Let the thermal resistance of this small strip be $dR$.
Therefore, using (1), we get,
$dR=\dfrac{dx}{KA}=\dfrac{dx}{K{{A}_{0}}\left( 1+\alpha x \right)}$ --(2)
Upon integrating (2) for the whole length of the rod, we will get the thermal resistance for the rod.
Therefore, integrating (2) with the respective variables, we get
$\int\limits_{0}^{R}{dR}=\int\limits_{0}^{{{l}_{0}}}{\dfrac{1}{K{{A}_{0}}\left( 1+\alpha x \right)}dx}=\dfrac{1}{K{{A}_{0}}}\int\limits_{0}^{{{l}_{0}}}{\dfrac{1}{\left( 1+\alpha x \right)}dx}$ --(3)
Now, we put $1+\alpha x=m$
Differentiating it on both sides we get
$d\left( 1+\alpha x \right)=0+\alpha dx=dm$
$\therefore \alpha dx=dm$
$\therefore dx=\dfrac{dm}{\alpha }$
When $x=0,m=1;x={{l}_{0}},m=1+\alpha {{l}_{0}}$
Putting these values in (3), we get
\[\int\limits_{0}^{R}{dR}=\dfrac{1}{K{{A}_{0}}}\int\limits_{1}^{1+\alpha {{l}_{0}}}{\dfrac{1}{m}\dfrac{dm}{\alpha }}\]
$\Rightarrow \left[ R \right]_{0}^{R}=\dfrac{1}{K{{A}_{0}}\alpha }\left[ \ln m \right]_{1}^{1+\alpha {{l}_{0}}}$ $\left( \because \int{\dfrac{1}{m}dm}=\ln m \right)$
$\Rightarrow \left[ R-0 \right]=\dfrac{1}{K{{A}_{0}}\alpha }\left[ \ln \left( 1+\alpha {{l}_{0}} \right)-\ln \left( 1 \right) \right]$
$\Rightarrow R=\dfrac{1}{K{{A}_{0}}\alpha }\left[ \ln \left( 1+\alpha {{l}_{0}} \right)-0 \right]$ $\left( \because \ln \left( 1 \right)=0 \right)$
 $\Rightarrow R=\dfrac{1}{K{{A}_{0}}\alpha }\left[ \ln \left( 1+\alpha {{l}_{0}} \right) \right]=\dfrac{1}{K{{A}_{0}}\alpha }\ln \left( 1+\alpha {{l}_{0}} \right)$
$\Rightarrow R=\dfrac{1}{K{{A}_{0}}\alpha }\ln \left( 1+\alpha {{l}_{0}} \right)$
Therefore, we have got the expression for the thermal resistance of the rod.

So, the correct answer is “Option B”.

Note:
Whenever the area of cross section of a rod is varying, it is best to find the thermal resistance of the rod by first considering an infinitesimal strip of the rod and then by using any relation between two parameters of the rod (for example in this question, the cross sectional area and the distance from one end), integrate for the whole rod.

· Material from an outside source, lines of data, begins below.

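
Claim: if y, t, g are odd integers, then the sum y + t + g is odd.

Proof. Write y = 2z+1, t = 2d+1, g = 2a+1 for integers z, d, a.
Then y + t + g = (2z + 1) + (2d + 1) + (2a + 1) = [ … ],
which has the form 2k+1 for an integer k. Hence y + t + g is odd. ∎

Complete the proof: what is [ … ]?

2(a + d + z + 1) + 1

(2z + 1) + (2d + 1) + (2a + 1) = 2a + 2d + 2z + 3
= 2(a + d + z + 1) + 1.
Since a + d + z + 1 is an integer, the sum is of the form 2k+1 for an integer k.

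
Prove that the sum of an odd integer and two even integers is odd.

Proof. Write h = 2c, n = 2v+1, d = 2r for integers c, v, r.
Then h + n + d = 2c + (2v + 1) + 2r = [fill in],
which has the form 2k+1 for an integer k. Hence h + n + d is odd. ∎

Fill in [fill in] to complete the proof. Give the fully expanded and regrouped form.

2(c + r + v) + 1

2c + (2v + 1) + 2r = 2c + 2r + 2v + 1
= 2(c + r + v) + 1.
Since c + r + v is an integer, the sum is of the form 2k+1 for an integer k.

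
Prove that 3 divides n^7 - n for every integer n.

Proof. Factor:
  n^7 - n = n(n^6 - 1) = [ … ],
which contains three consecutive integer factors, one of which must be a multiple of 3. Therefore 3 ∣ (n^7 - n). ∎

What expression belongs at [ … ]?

(n - 1)n(n + 1)(n^4 + n^2 + 1)

n^6 - 1 = (n^2 - 1)(n^4 + n^2 + 1), and n^2 - 1 = (n-1)(n+1).
So n(n^6 - 1) = (n - 1)n(n + 1)(n^4 + n^2 + 1).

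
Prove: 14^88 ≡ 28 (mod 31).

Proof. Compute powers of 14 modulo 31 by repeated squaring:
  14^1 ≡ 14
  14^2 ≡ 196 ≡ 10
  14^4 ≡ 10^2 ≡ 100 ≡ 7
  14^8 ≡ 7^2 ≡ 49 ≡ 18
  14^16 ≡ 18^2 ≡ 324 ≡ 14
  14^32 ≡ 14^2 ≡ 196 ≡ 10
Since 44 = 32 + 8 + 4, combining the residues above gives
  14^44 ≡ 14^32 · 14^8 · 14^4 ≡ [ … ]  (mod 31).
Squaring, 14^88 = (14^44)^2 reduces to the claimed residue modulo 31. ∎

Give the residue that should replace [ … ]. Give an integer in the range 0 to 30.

Multiply the listed residues: 10 · 18 · 7 = 180 → 1260.
Reducing modulo 31: 1260 = 40·31 + 20, so 14^44 ≡ 20.

20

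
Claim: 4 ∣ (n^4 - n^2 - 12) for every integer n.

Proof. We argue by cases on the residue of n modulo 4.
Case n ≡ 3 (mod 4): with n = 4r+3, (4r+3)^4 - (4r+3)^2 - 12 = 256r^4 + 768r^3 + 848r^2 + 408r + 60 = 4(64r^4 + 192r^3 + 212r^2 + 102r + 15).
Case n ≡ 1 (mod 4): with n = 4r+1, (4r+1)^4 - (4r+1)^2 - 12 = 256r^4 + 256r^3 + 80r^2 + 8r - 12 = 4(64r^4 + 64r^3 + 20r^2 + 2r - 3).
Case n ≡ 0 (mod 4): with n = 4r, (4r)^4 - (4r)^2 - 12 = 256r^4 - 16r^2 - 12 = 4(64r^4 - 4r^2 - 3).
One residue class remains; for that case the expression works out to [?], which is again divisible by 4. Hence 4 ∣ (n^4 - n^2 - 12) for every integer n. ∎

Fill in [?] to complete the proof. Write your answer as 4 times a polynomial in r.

4(64r^4 + 128r^3 + 92r^2 + 28r)

Only n ≡ 2 (mod 4) is unaccounted for. Put n = 4r+2:
(4r+2)^4 - (4r+2)^2 - 12 expands to 256r^4 + 512r^3 + 368r^2 + 112r,
and factoring out 4 leaves 4(64r^4 + 128r^3 + 92r^2 + 28r).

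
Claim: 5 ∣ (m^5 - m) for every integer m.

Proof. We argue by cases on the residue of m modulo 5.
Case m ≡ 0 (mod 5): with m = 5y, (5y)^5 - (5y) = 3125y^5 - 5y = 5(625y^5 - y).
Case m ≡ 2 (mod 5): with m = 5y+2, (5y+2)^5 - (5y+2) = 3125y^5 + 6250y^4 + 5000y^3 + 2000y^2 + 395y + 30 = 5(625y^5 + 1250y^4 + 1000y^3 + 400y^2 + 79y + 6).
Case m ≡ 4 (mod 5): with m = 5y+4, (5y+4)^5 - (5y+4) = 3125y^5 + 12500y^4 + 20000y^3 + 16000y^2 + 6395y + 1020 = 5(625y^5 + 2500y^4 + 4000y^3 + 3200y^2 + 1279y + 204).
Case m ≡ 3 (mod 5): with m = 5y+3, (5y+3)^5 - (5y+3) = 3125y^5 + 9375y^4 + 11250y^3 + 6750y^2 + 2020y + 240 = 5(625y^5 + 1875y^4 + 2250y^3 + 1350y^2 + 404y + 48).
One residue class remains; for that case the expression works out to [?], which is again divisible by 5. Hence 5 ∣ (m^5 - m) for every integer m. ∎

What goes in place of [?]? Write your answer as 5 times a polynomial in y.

5(625y^5 + 625y^4 + 250y^3 + 50y^2 + 4y)

Only m ≡ 1 (mod 5) is unaccounted for. Put m = 5y+1:
(5y+1)^5 - (5y+1) expands to 3125y^5 + 3125y^4 + 1250y^3 + 250y^2 + 20y,
and factoring out 5 leaves 5(625y^5 + 625y^4 + 250y^3 + 50y^2 + 4y).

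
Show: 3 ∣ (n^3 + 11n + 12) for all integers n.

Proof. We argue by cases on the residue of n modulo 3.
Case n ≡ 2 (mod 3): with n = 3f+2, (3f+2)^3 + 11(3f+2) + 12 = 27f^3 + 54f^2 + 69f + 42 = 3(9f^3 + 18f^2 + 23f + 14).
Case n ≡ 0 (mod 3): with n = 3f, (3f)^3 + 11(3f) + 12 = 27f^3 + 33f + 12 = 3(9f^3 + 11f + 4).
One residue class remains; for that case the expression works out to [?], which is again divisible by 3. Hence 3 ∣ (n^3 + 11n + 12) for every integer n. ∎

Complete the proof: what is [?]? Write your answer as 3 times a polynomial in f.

3(9f^3 + 9f^2 + 14f + 8)

The residues treated are {2, 0}, so the missing case is n ≡ 1 (mod 3); write n = 3f+1.
Then (3f+1)^3 + 11(3f+1) + 12 = 27f^3 + 27f^2 + 42f + 24 = 3(9f^3 + 9f^2 + 14f + 8).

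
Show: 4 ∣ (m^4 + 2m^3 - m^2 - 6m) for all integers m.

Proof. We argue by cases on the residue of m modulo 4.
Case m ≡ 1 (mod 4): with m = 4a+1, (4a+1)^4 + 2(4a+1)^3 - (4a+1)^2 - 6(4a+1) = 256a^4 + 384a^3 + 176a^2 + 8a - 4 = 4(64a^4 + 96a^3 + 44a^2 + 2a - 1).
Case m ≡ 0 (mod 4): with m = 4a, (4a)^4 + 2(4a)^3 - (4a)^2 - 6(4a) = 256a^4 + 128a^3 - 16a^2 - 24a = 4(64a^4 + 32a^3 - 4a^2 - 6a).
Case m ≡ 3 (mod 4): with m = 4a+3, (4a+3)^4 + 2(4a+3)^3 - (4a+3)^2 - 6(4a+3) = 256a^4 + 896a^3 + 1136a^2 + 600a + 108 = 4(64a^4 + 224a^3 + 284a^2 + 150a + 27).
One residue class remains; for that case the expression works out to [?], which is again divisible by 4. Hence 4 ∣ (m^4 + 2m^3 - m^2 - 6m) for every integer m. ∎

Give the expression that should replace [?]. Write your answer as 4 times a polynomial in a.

The residues treated are {1, 0, 3}, so the missing case is m ≡ 2 (mod 4); write m = 4a+2.
Then (4a+2)^4 + 2(4a+2)^3 - (4a+2)^2 - 6(4a+2) = 256a^4 + 640a^3 + 560a^2 + 184a + 16 = 4(64a^4 + 160a^3 + 140a^2 + 46a + 4).

4(64a^4 + 160a^3 + 140a^2 + 46a + 4)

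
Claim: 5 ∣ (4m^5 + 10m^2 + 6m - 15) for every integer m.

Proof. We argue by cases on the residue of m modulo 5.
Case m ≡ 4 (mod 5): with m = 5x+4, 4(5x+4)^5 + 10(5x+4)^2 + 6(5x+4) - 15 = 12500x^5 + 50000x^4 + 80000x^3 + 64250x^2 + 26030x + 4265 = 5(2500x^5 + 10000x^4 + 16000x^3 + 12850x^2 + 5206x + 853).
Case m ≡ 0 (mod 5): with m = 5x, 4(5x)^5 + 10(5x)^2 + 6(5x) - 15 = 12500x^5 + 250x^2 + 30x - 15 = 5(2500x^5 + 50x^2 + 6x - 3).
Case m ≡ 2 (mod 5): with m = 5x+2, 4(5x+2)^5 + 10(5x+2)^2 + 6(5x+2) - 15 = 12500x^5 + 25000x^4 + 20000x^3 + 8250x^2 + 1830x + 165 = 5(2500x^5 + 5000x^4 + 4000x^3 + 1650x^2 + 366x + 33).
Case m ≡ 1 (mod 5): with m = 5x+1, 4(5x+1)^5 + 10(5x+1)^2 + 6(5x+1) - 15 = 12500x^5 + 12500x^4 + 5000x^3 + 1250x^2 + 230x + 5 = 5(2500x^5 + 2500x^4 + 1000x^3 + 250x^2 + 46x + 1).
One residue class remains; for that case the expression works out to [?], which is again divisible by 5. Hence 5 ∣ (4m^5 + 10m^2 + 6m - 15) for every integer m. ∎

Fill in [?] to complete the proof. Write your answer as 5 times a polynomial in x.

5(2500x^5 + 7500x^4 + 9000x^3 + 5450x^2 + 1686x + 213)

Only m ≡ 3 (mod 5) is unaccounted for. Put m = 5x+3:
4(5x+3)^5 + 10(5x+3)^2 + 6(5x+3) - 15 expands to 12500x^5 + 37500x^4 + 45000x^3 + 27250x^2 + 8430x + 1065,
and factoring out 5 leaves 5(2500x^5 + 7500x^4 + 9000x^3 + 5450x^2 + 1686x + 213).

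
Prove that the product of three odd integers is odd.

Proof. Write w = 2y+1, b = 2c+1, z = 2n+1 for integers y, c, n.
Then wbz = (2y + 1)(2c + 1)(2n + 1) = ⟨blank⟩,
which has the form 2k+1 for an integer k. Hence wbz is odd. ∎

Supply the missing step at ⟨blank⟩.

2(4cny + 2cn + 2cy + c + 2ny + n + y) + 1

(2y + 1)(2c + 1)(2n + 1) = 8cny + 4cn + 4cy + 2c + 4ny + 2n + 2y + 1
= 2(4cny + 2cn + 2cy + c + 2ny + n + y) + 1.
Since 4cny + 2cn + 2cy + c + 2ny + n + y is an integer, the product is of the form 2k+1 for an integer k.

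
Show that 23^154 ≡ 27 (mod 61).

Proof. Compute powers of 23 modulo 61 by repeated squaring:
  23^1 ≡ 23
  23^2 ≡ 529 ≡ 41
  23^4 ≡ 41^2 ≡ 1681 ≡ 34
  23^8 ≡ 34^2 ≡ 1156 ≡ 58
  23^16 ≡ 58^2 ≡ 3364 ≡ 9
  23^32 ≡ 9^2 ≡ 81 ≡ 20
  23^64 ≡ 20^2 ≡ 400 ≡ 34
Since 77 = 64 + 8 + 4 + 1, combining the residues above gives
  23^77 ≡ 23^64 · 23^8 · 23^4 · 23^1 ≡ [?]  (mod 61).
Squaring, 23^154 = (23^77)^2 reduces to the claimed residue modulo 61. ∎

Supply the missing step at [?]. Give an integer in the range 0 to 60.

23^64 · 23^8 · 23^4 · 23^1 ≡ 34 · 58 · 34 · 23 = 1542104.
1542104 mod 61 = 24, so 23^77 ≡ 24 (mod 61).

24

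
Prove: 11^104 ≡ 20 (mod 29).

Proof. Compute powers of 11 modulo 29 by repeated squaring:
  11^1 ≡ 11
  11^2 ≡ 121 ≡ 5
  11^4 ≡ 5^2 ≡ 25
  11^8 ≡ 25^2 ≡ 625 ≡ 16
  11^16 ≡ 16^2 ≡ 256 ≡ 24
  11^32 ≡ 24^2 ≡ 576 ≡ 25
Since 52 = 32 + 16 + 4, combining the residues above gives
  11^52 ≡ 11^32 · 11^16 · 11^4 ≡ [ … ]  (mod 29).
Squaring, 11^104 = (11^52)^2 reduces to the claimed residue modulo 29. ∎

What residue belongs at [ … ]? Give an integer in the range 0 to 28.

11^32 · 11^16 · 11^4 ≡ 25 · 24 · 25 = 15000.
15000 mod 29 = 7, so 11^52 ≡ 7 (mod 29).

7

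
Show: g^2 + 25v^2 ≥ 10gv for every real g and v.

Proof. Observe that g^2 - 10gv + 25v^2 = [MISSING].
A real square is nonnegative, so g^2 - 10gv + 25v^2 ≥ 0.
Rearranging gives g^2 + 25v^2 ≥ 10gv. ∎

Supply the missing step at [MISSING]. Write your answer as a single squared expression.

g^2 - 10gv + 25v^2 is a perfect-square trinomial: the outer terms are (g)^2 and (5v)^2, and the cross term is -2·g·5v.
So g^2 - 10gv + 25v^2 = (g - 5v)^2 ≥ 0.

(g - 5v)^2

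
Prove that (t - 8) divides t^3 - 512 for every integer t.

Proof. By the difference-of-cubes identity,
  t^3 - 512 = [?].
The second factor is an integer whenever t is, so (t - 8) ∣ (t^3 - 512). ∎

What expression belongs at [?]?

a^3 - b^3 = (a - b)(a^2 + ab + b^2). With a = t, b = 8:
t^3 - 512 = (t - 8)(t^2 + 8t + 64).

(t - 8)(t^2 + 8t + 64)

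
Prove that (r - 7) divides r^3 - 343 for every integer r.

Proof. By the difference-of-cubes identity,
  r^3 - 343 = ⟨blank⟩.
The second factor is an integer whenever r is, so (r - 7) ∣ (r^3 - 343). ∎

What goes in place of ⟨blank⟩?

(r - 7)(r^2 + 7r + 49)

Polynomial division of r^3 - 343 by r - 7 leaves remainder 0 and quotient r^2 + 7r + 49.
Hence r^3 - 343 = (r - 7)(r^2 + 7r + 49).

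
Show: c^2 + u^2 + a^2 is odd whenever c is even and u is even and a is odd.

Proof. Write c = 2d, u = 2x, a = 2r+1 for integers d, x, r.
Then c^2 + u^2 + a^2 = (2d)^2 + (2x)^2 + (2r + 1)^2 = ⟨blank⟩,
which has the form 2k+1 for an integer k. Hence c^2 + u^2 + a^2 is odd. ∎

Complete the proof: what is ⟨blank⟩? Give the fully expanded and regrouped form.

2(2d^2 + 2r^2 + 2r + 2x^2) + 1

Expanding: (2d)^2 + (2x)^2 + (2r + 1)^2 = 4d^2 + 4r^2 + 4r + 4x^2 + 1.
Every term except the constant is even, so this is 2(2d^2 + 2r^2 + 2r + 2x^2) + 1,
and 2d^2 + 2r^2 + 2r + 2x^2 ∈ ℤ gives the required form.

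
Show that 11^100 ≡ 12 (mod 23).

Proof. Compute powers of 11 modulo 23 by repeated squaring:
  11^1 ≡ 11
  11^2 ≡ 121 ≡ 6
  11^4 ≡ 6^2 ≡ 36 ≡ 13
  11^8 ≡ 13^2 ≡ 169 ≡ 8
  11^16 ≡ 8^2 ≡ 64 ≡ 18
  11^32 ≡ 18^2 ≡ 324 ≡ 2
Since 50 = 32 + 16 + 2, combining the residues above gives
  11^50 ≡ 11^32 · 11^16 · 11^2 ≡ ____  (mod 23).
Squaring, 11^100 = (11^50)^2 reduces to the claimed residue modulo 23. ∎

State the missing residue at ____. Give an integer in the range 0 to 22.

Multiply the listed residues: 2 · 18 · 6 = 36 → 216.
Reducing modulo 23: 216 = 9·23 + 9, so 11^50 ≡ 9.

9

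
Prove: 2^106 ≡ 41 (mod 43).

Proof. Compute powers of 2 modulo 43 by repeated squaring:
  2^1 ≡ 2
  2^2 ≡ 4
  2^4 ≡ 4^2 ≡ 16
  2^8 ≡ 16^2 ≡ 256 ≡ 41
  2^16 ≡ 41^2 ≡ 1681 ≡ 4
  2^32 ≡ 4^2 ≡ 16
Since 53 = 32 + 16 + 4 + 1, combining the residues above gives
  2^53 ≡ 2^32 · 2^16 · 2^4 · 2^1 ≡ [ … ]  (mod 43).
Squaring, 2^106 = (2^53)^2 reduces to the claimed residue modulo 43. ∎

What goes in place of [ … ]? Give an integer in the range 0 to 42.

Multiply the listed residues: 16 · 4 · 16 · 2 = 64 → 1024 → 2048.
Reducing modulo 43: 2048 = 47·43 + 27, so 2^53 ≡ 27.

27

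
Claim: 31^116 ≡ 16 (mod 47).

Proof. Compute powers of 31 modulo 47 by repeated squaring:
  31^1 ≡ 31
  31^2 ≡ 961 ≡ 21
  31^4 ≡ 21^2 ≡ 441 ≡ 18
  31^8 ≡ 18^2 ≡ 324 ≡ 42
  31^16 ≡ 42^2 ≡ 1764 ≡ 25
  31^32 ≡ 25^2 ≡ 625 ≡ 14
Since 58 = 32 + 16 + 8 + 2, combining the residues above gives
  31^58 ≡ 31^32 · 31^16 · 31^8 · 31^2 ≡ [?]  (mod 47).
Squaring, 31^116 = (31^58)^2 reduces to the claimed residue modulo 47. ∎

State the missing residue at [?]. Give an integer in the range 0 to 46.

31^32 · 31^16 · 31^8 · 31^2 ≡ 14 · 25 · 42 · 21 = 308700.
308700 mod 47 = 4, so 31^58 ≡ 4 (mod 47).

4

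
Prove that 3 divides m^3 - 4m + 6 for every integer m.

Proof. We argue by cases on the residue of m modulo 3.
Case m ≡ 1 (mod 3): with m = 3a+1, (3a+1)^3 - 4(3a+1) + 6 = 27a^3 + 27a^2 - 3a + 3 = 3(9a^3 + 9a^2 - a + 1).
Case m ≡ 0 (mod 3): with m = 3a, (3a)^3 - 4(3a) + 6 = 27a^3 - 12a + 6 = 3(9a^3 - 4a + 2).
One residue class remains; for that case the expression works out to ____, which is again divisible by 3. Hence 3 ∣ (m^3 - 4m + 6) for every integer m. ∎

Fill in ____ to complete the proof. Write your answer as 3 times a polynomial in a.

3(9a^3 + 18a^2 + 8a + 2)

The residues treated are {1, 0}, so the missing case is m ≡ 2 (mod 3); write m = 3a+2.
Then (3a+2)^3 - 4(3a+2) + 6 = 27a^3 + 54a^2 + 24a + 6 = 3(9a^3 + 18a^2 + 8a + 2).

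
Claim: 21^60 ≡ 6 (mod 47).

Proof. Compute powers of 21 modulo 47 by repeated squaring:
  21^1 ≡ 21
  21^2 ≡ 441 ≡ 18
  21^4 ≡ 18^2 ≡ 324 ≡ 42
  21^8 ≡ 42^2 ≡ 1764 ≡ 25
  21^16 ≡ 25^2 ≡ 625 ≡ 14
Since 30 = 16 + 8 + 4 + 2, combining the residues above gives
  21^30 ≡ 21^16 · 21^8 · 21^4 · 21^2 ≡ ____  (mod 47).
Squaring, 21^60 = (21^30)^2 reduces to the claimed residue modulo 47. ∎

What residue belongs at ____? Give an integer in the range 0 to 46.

37

Multiply the listed residues: 14 · 25 · 42 · 18 = 350 → 14700 → 264600.
Reducing modulo 47: 264600 = 5629·47 + 37, so 21^30 ≡ 37.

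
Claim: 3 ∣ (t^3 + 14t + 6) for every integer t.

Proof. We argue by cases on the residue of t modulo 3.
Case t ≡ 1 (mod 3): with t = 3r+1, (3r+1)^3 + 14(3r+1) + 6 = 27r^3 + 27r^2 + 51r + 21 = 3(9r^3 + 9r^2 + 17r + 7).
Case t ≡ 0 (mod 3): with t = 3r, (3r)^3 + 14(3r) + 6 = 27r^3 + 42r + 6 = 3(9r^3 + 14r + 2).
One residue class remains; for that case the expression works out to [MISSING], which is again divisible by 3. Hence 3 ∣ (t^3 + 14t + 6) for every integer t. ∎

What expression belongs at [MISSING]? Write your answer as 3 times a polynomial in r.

Only t ≡ 2 (mod 3) is unaccounted for. Put t = 3r+2:
(3r+2)^3 + 14(3r+2) + 6 expands to 27r^3 + 54r^2 + 78r + 42,
and factoring out 3 leaves 3(9r^3 + 18r^2 + 26r + 14).

3(9r^3 + 18r^2 + 26r + 14)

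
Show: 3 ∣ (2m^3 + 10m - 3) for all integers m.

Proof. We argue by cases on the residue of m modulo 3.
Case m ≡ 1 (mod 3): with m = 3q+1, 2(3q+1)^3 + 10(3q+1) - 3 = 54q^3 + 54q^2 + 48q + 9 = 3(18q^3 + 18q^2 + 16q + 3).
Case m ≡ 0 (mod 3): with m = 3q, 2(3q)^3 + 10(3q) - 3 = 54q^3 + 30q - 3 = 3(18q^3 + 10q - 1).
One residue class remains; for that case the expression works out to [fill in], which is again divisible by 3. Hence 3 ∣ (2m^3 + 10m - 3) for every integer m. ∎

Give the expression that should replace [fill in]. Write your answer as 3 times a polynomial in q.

Only m ≡ 2 (mod 3) is unaccounted for. Put m = 3q+2:
2(3q+2)^3 + 10(3q+2) - 3 expands to 54q^3 + 108q^2 + 102q + 33,
and factoring out 3 leaves 3(18q^3 + 36q^2 + 34q + 11).

3(18q^3 + 36q^2 + 34q + 11)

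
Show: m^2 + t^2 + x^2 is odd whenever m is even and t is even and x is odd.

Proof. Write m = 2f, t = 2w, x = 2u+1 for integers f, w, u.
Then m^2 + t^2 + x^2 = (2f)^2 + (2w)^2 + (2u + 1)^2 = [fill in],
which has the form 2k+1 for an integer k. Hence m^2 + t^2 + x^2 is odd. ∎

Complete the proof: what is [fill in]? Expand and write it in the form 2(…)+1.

2(2f^2 + 2u^2 + 2u + 2w^2) + 1

Expanding: (2f)^2 + (2w)^2 + (2u + 1)^2 = 4f^2 + 4u^2 + 4u + 4w^2 + 1.
Every term except the constant is even, so this is 2(2f^2 + 2u^2 + 2u + 2w^2) + 1,
and 2f^2 + 2u^2 + 2u + 2w^2 ∈ ℤ gives the required form.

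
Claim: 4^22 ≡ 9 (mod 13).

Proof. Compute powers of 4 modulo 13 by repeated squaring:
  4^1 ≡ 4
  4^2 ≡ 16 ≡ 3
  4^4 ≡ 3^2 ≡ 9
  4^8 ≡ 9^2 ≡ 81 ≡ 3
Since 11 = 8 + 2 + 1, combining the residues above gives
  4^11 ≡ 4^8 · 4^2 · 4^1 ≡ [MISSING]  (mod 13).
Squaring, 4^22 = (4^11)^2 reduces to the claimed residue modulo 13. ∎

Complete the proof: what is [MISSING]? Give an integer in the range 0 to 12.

Multiply the listed residues: 3 · 3 · 4 = 9 → 36.
Reducing modulo 13: 36 = 2·13 + 10, so 4^11 ≡ 10.

10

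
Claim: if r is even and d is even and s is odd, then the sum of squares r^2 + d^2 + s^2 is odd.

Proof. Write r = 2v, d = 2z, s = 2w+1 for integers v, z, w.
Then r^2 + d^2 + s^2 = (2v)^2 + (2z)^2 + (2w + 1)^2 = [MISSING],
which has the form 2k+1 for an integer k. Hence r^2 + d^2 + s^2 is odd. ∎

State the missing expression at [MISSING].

2(2v^2 + 2w^2 + 2w + 2z^2) + 1

Expanding: (2v)^2 + (2z)^2 + (2w + 1)^2 = 4v^2 + 4w^2 + 4w + 4z^2 + 1.
Every term except the constant is even, so this is 2(2v^2 + 2w^2 + 2w + 2z^2) + 1,
and 2v^2 + 2w^2 + 2w + 2z^2 ∈ ℤ gives the required form.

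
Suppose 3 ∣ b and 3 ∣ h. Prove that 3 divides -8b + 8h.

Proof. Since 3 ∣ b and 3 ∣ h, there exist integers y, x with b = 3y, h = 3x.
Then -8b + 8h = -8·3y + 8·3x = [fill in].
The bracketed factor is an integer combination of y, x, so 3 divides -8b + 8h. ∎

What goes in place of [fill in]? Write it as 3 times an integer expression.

Each term has a factor of 3: -8·3y + 8·3x = 3·(8x - 8y).
Since 8x - 8y is an integer, 3 ∣ (-8b + 8h).

3(8x - 8y)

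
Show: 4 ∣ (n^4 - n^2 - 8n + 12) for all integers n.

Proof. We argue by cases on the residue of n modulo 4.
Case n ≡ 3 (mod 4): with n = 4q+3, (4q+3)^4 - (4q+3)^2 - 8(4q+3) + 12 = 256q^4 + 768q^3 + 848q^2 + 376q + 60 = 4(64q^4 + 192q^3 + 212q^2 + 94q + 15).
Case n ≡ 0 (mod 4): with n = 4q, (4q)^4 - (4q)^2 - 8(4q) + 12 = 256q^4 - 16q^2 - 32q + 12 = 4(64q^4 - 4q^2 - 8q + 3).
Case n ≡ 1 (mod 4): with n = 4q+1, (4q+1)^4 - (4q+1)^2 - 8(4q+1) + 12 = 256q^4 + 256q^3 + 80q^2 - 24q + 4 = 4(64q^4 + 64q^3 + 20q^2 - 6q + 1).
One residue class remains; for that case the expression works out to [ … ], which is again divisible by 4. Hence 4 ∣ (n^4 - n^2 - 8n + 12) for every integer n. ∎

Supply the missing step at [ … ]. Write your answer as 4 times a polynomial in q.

4(64q^4 + 128q^3 + 92q^2 + 20q + 2)

The residues treated are {3, 0, 1}, so the missing case is n ≡ 2 (mod 4); write n = 4q+2.
Then (4q+2)^4 - (4q+2)^2 - 8(4q+2) + 12 = 256q^4 + 512q^3 + 368q^2 + 80q + 8 = 4(64q^4 + 128q^3 + 92q^2 + 20q + 2).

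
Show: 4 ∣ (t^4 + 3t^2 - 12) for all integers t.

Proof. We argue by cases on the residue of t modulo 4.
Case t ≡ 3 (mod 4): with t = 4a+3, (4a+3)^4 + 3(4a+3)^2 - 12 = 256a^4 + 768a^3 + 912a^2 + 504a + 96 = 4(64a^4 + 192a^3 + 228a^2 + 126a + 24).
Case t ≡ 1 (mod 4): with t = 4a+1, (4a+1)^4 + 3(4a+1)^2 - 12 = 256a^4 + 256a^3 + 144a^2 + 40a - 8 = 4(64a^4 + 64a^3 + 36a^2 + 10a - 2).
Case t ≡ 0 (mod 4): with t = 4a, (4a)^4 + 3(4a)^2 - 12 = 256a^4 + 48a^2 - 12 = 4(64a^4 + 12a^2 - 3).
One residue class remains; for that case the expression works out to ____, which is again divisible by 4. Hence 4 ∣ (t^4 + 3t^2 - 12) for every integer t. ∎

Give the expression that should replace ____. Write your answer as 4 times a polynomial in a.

The residues treated are {3, 1, 0}, so the missing case is t ≡ 2 (mod 4); write t = 4a+2.
Then (4a+2)^4 + 3(4a+2)^2 - 12 = 256a^4 + 512a^3 + 432a^2 + 176a + 16 = 4(64a^4 + 128a^3 + 108a^2 + 44a + 4).

4(64a^4 + 128a^3 + 108a^2 + 44a + 4)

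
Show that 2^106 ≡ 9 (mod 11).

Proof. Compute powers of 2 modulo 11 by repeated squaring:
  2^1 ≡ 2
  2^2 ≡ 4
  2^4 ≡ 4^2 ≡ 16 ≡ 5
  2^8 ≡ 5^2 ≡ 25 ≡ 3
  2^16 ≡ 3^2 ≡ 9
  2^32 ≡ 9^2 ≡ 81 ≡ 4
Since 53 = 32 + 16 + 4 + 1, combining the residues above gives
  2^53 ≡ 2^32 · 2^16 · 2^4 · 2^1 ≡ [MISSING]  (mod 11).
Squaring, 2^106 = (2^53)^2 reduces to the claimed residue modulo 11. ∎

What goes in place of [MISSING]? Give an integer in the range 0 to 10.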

The thermal resistance of the rod is a measure of the resistance offered by the rod to the conduction of heat through the length of the rod. It can be seen from the formula (1) that analogous to electrical resistance offered by a conductor which is directly proportional to the length and inversely proportional to the cross sectional area, the thermal resistance also depends upon these parameters in the same way.